Friday, August 12, 2011

FW: EDNOS (Eating Disorder Not Otherwise Specified) Feelings

1. one day you’re eating 200 calories, and the next day you hit 2000 or more.

2. you feel like you don’t have a “real eating disorder.”

3. you try and tell people about your tortured food feelings, and they look at your healthy BMI and say: “mmm…yeah..well it can’t be that bad can it?”

4. you go through a lot of crap, and still end up the same weight that you were two years ago. (Which, of course, looks healthy and normal).

5. all this agony and you don’t get any validation from it — there’s nothing to SHOW what you’re going through; you don’t even get to be “thin.” 

6. you’re an exercise freak but don’t get to see the benefits, because you’re a binger too. And, all those hours feel like a waste sometimes because you don’t have the beautiful body you ought to have.

7. you read these threads on the anorexia and bulimia boards and agree with everything, but still feel like you don’t fit there.

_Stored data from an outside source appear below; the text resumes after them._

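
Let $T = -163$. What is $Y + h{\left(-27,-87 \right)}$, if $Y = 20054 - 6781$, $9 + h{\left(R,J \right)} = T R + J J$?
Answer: $25234$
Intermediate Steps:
$h{\left(R,J \right)} = -9 + J^{2} - 163 R$ ($h{\left(R,J \right)} = -9 + \left(- 163 R + J J\right) = -9 + \left(- 163 R + J^{2}\right) = -9 + \left(J^{2} - 163 R\right) = -9 + J^{2} - 163 R$)
$Y = 13273$
$Y + h{\left(-27,-87 \right)} = 13273 - \left(-4392 - 7569\right) = 13273 + \left(-9 + 7569 + 4401\right) = 13273 + 11961 = 25234$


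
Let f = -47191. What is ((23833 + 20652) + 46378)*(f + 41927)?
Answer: -478302832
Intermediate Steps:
((23833 + 20652) + 46378)*(f + 41927) = ((23833 + 20652) + 46378)*(-47191 + 41927) = (44485 + 46378)*(-5264) = 90863*(-5264) = -478302832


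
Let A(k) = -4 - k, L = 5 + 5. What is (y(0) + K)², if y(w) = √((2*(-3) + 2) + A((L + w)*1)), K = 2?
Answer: -14 + 12*I*√2 ≈ -14.0 + 16.971*I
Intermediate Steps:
L = 10
y(w) = √(-18 - w) (y(w) = √((2*(-3) + 2) + (-4 - (10 + w))) = √((-6 + 2) + (-4 - (10 + w))) = √(-4 + (-4 + (-10 - w))) = √(-4 + (-14 - w)) = √(-18 - w))
(y(0) + K)² = (√(-18 - 1*0) + 2)² = (√(-18 + 0) + 2)² = (√(-18) + 2)² = (3*I*√2 + 2)² = (2 + 3*I*√2)²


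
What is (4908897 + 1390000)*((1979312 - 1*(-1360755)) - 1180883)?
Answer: 13600477620048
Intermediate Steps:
(4908897 + 1390000)*((1979312 - 1*(-1360755)) - 1180883) = 6298897*((1979312 + 1360755) - 1180883) = 6298897*(3340067 - 1180883) = 6298897*2159184 = 13600477620048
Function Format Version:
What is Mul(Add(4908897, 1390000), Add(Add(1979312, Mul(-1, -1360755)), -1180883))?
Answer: 13600477620048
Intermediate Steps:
Mul(Add(4908897, 1390000), Add(Add(1979312, Mul(-1, -1360755)), -1180883)) = Mul(6298897, Add(Add(1979312, 1360755), -1180883)) = Mul(6298897, Add(3340067, -1180883)) = Mul(6298897, 2159184) = 13600477620048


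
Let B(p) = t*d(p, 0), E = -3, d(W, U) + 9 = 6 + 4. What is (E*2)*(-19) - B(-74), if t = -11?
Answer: 125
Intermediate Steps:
d(W, U) = 1 (d(W, U) = -9 + (6 + 4) = -9 + 10 = 1)
B(p) = -11 (B(p) = -11*1 = -11)
(E*2)*(-19) - B(-74) = -3*2*(-19) - 1*(-11) = -6*(-19) + 11 = 114 + 11 = 125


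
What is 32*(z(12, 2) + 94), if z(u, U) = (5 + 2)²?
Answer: 4576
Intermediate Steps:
z(u, U) = 49 (z(u, U) = 7² = 49)
32*(z(12, 2) + 94) = 32*(49 + 94) = 32*143 = 4576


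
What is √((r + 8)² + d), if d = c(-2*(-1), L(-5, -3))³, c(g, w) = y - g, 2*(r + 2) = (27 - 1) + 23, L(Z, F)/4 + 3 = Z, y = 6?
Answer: √3977/2 ≈ 31.532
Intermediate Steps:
L(Z, F) = -12 + 4*Z
r = 45/2 (r = -2 + ((27 - 1) + 23)/2 = -2 + (26 + 23)/2 = -2 + (½)*49 = -2 + 49/2 = 45/2 ≈ 22.500)
c(g, w) = 6 - g
d = 64 (d = (6 - (-2)*(-1))³ = (6 - 1*2)³ = (6 - 2)³ = 4³ = 64)
√((r + 8)² + d) = √((45/2 + 8)² + 64) = √((61/2)² + 64) = √(3721/4 + 64) = √(3977/4) = √3977/2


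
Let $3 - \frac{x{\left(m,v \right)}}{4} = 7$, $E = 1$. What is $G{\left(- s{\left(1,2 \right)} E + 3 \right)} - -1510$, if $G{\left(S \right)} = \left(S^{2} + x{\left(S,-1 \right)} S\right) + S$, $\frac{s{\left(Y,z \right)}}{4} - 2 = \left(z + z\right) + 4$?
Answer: $3434$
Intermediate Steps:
$x{\left(m,v \right)} = -16$ ($x{\left(m,v \right)} = 12 - 28 = -16$)
$s{\left(Y,z \right)} = 24 + 8 z$ ($s{\left(Y,z \right)} = 8 + 4 \left(\left(z + z\right) + 4\right) = 8 + 4 \left(2 z + 4\right) = 8 + 4 \left(4 + 2 z\right) = 8 + \left(16 + 8 z\right) = 24 + 8 z$)
$G{\left(S \right)} = S^{2} - 15 S$ ($G{\left(S \right)} = \left(S^{2} - 16 S\right) + S = S^{2} - 15 S$)
$G{\left(- s{\left(1,2 \right)} E + 3 \right)} - -1510 = \left(- (24 + 8 \cdot 2) 1 + 3\right) \left(-15 + \left(- (24 + 8 \cdot 2) 1 + 3\right)\right) - -1510 = \left(- (24 + 16) 1 + 3\right) \left(-15 + \left(- (24 + 16) 1 + 3\right)\right) + 1510 = \left(\left(-1\right) 40 \cdot 1 + 3\right) \left(-15 + \left(\left(-1\right) 40 \cdot 1 + 3\right)\right) + 1510 = \left(\left(-40\right) 1 + 3\right) \left(-15 + \left(\left(-40\right) 1 + 3\right)\right) + 1510 = \left(-40 + 3\right) \left(-15 + \left(-40 + 3\right)\right) + 1510 = - 37 \left(-15 - 37\right) + 1510 = \left(-37\right) \left(-52\right) + 1510 = 1924 + 1510 = 3434$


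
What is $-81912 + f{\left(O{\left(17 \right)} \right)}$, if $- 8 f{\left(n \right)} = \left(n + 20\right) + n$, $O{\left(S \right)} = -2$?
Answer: $-81914$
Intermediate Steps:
$f{\left(n \right)} = - \frac{5}{2} - \frac{n}{4}$ ($f{\left(n \right)} = - \frac{\left(n + 20\right) + n}{8} = - \frac{\left(20 + n\right) + n}{8} = - \frac{20 + 2 n}{8} = - \frac{5}{2} - \frac{n}{4}$)
$-81912 + f{\left(O{\left(17 \right)} \right)} = -81912 - 2 = -81914$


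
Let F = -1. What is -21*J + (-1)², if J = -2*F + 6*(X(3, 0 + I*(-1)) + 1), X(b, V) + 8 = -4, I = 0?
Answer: 1345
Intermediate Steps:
X(b, V) = -12 (X(b, V) = -8 - 4 = -12)
J = -64 (J = -2*(-1) + 6*(-12 + 1) = 2 + 6*(-11) = 2 - 66 = -64)
-21*J + (-1)² = -21*(-64) + (-1)² = 1344 + 1 = 1345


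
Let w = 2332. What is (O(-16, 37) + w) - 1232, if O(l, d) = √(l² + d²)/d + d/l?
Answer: 17563/16 + 5*√65/37 ≈ 1098.8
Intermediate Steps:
O(l, d) = d/l + √(d² + l²)/d (O(l, d) = √(d² + l²)/d + d/l = d/l + √(d² + l²)/d)
(O(-16, 37) + w) - 1232 = ((37/(-16) + √(37² + (-16)²)/37) + 2332) - 1232 = ((37*(-1/16) + √(1369 + 256)/37) + 2332) - 1232 = ((-37/16 + √1625/37) + 2332) - 1232 = ((-37/16 + (5*√65)/37) + 2332) - 1232 = ((-37/16 + 5*√65/37) + 2332) - 1232 = (37275/16 + 5*√65/37) - 1232 = 17563/16 + 5*√65/37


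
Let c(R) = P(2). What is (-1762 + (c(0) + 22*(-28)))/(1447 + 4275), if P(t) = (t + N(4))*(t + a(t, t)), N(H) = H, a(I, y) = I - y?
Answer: -1183/2861 ≈ -0.41349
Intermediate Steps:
P(t) = t*(4 + t) (P(t) = (t + 4)*(t + (t - t)) = (4 + t)*(t + 0) = (4 + t)*t = t*(4 + t))
c(R) = 12 (c(R) = 2*(4 + 2) = 2*6 = 12)
(-1762 + (c(0) + 22*(-28)))/(1447 + 4275) = (-1762 + (12 + 22*(-28)))/(1447 + 4275) = (-1762 + (12 - 616))/5722 = (-1762 - 604)*(1/5722) = -2366*1/5722 = -1183/2861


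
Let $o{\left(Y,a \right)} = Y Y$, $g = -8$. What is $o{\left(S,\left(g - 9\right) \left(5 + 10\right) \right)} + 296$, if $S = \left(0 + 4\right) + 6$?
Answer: $396$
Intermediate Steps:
$S = 10$ ($S = 4 + 6 = 10$)
$o{\left(Y,a \right)} = Y^{2}$
$o{\left(S,\left(g - 9\right) \left(5 + 10\right) \right)} + 296 = 10^{2} + 296 = 100 + 296 = 396$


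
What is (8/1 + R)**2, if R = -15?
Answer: 49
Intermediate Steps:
(8/1 + R)**2 = (8/1 - 15)**2 = (8*1 - 15)**2 = (8 - 15)**2 = (-7)**2 = 49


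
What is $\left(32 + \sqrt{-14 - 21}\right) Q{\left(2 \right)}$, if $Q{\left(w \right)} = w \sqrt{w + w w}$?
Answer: $2 \sqrt{6} \left(32 + i \sqrt{35}\right) \approx 156.77 + 28.983 i$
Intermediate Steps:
$Q{\left(w \right)} = w \sqrt{w + w^{2}}$
$\left(32 + \sqrt{-14 - 21}\right) Q{\left(2 \right)} = \left(32 + \sqrt{-14 - 21}\right) 2 \sqrt{2 \left(1 + 2\right)} = \left(32 + \sqrt{-35}\right) 2 \sqrt{2 \cdot 3} = \left(32 + i \sqrt{35}\right) 2 \sqrt{6} = 2 \sqrt{6} \left(32 + i \sqrt{35}\right)$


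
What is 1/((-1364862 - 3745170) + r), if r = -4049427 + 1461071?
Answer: -1/7698388 ≈ -1.2990e-7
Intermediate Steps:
r = -2588356
1/((-1364862 - 3745170) + r) = 1/((-1364862 - 3745170) - 2588356) = 1/(-5110032 - 2588356) = 1/(-7698388) = -1/7698388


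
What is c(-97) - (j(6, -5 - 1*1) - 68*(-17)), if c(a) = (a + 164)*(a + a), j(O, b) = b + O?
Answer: -14154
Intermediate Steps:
j(O, b) = O + b
c(a) = 2*a*(164 + a) (c(a) = (164 + a)*(2*a) = 2*a*(164 + a))
c(-97) - (j(6, -5 - 1*1) - 68*(-17)) = 2*(-97)*(164 - 97) - ((6 + (-5 - 1*1)) - 68*(-17)) = 2*(-97)*67 - ((6 + (-5 - 1)) + 1156) = -12998 - ((6 - 6) + 1156) = -12998 - (0 + 1156) = -12998 - 1*1156 = -12998 - 1156 = -14154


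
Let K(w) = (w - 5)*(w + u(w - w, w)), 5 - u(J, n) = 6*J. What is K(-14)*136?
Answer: 23256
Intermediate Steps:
u(J, n) = 5 - 6*J
K(w) = (-5 + w)*(5 + w) (K(w) = (w - 5)*(w + (5 - 6*(w - w))) = (-5 + w)*(w + (5 - 6*0)) = (-5 + w)*(w + (5 + 0)) = (-5 + w)*(w + 5) = (-5 + w)*(5 + w))
K(-14)*136 = (-25 + (-14)**2)*136 = (-25 + 196)*136 = 171*136 = 23256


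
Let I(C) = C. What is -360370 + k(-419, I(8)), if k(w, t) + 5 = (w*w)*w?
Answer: -73920434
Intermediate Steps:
k(w, t) = -5 + w³ (k(w, t) = -5 + (w*w)*w = -5 + w²*w = -5 + w³)
-360370 + k(-419, I(8)) = -360370 + (-5 + (-419)³) = -360370 + (-5 - 73560059) = -360370 - 73560064 = -73920434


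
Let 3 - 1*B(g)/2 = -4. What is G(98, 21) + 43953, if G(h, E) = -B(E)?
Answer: 43939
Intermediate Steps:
B(g) = 14 (B(g) = 6 - 2*(-4) = 6 + 8 = 14)
G(h, E) = -14 (G(h, E) = -1*14 = -14)
G(98, 21) + 43953 = -14 + 43953 = 43939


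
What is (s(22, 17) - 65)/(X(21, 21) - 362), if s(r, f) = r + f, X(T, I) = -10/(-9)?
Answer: 117/1624 ≈ 0.072044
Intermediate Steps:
X(T, I) = 10/9 (X(T, I) = -10*(-1/9) = 10/9)
s(r, f) = f + r
(s(22, 17) - 65)/(X(21, 21) - 362) = ((17 + 22) - 65)/(10/9 - 362) = (39 - 65)/(-3248/9) = -26*(-9/3248) = 117/1624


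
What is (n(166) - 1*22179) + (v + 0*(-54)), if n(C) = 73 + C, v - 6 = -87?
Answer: -22021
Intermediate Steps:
v = -81 (v = 6 - 87 = -81)
(n(166) - 1*22179) + (v + 0*(-54)) = ((73 + 166) - 1*22179) + (-81 + 0*(-54)) = (239 - 22179) + (-81 + 0) = -21940 - 81 = -22021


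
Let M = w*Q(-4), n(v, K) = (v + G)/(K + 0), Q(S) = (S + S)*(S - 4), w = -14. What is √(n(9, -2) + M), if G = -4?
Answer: I*√3594/2 ≈ 29.975*I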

8. on a good day you go out to eat, and are instantly triggered by the girl that orders a side salad with dressing on the side.

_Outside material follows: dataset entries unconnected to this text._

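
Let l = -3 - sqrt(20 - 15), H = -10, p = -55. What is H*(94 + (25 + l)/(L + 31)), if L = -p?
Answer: -40530/43 + 5*sqrt(5)/43 ≈ -942.30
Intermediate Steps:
L = 55 (L = -1*(-55) = 55)
l = -3 - sqrt(5) ≈ -5.2361
H*(94 + (25 + l)/(L + 31)) = -10*(94 + (25 + (-3 - sqrt(5)))/(55 + 31)) = -10*(94 + (22 - sqrt(5))/86) = -10*(94 + (22 - sqrt(5))*(1/86)) = -10*(94 + (11/43 - sqrt(5)/86)) = -10*(4053/43 - sqrt(5)/86) = -40530/43 + 5*sqrt(5)/43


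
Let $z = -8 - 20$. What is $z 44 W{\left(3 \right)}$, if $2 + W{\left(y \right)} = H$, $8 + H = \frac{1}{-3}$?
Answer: $\frac{38192}{3} \approx 12731.0$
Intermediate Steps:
$H = - \frac{25}{3}$ ($H = -8 + \frac{1}{-3} = -8 - \frac{1}{3} = - \frac{25}{3} \approx -8.3333$)
$W{\left(y \right)} = - \frac{31}{3}$ ($W{\left(y \right)} = -2 - \frac{25}{3} = - \frac{31}{3}$)
$z = -28$ ($z = -8 - 20 = -28$)
$z 44 W{\left(3 \right)} = \left(-28\right) 44 \left(- \frac{31}{3}\right) = \left(-1232\right) \left(- \frac{31}{3}\right) = \frac{38192}{3}$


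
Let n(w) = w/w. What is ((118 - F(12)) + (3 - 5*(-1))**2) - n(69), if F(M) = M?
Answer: 169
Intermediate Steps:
n(w) = 1
((118 - F(12)) + (3 - 5*(-1))**2) - n(69) = ((118 - 1*12) + (3 - 5*(-1))**2) - 1*1 = ((118 - 12) + (3 + 5)**2) - 1 = (106 + 8**2) - 1 = (106 + 64) - 1 = 170 - 1 = 169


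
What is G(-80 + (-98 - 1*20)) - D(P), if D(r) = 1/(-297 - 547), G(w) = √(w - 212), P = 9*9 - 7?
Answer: 1/844 + I*√410 ≈ 0.0011848 + 20.248*I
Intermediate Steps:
P = 74 (P = 81 - 7 = 74)
G(w) = √(-212 + w)
D(r) = -1/844 (D(r) = 1/(-844) = -1/844)
G(-80 + (-98 - 1*20)) - D(P) = √(-212 + (-80 + (-98 - 1*20))) - 1*(-1/844) = √(-212 + (-80 + (-98 - 20))) + 1/844 = √(-212 + (-80 - 118)) + 1/844 = √(-212 - 198) + 1/844 = √(-410) + 1/844 = I*√410 + 1/844 = 1/844 + I*√410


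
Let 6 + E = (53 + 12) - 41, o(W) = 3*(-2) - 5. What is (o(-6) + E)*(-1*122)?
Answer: -854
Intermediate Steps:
o(W) = -11 (o(W) = -6 - 5 = -11)
E = 18 (E = -6 + ((53 + 12) - 41) = -6 + (65 - 41) = -6 + 24 = 18)
(o(-6) + E)*(-1*122) = (-11 + 18)*(-1*122) = 7*(-122) = -854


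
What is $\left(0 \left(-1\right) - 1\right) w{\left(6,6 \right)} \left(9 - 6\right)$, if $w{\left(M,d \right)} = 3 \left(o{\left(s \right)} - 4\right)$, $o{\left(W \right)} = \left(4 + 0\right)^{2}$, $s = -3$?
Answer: $-108$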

9. you hate that no one notices all the shit you go through in your head because your weight hasn’t fluctuated enough to gain attention.

10. you can loose 10 pounds in 2 weeks …. then gain back 12 in a week.

11. one day you fast, and the next day you’re eating a weeks worth of food …. then comes the choice to purge or not to purge. On good days you do, and on bad days you eat more and crawl into bed. 

12. you still control the bad food you eat - blotting the grease off pizza, drink diet coke with a “fatty” meal, have low calorie dressing on a fatty sandwich, etc.

13. when you’re really upset and can’t decide whether to restrict or binge.

14. you start every day with the intention of restricting your calories, have nothing until lunch, and then still fit in 2000 calories before bed. 

15. you’re embarrased to tell people that you have an ED cause you’re at a “healthy” weight. 

16. you try to secretly diagnose everyone you know with an ED.

17. you feel like you’re so fucked up/incompetent/worthless that you can’t do ANYTHING right/normally — not even develop an ED.

18. after a major binge you’re scared to drink water because you’ve gained enough weight already.

19. you feel like a fraud for having nothing to show for all your suffering.

20. you keep telling yourself tomorrow is a new day, and it never is.

21. even if you do try and diet somewhat “normally,” you loose nothing because your metabolism is so screwed from years of this shit.

22. over the last 11 years you have lost a total of 100 pounds, and gained about 90.

23. you starve/restrict all week knowing full well you’re probably going to binge on the weekend.

24. you can’t decide if it’s emptiness or bingeing that you crave the most.

25. you can’t sleep one night because your stomach is growling, and can’t sleep the next night because you’re so pissed at yourself for bingeing.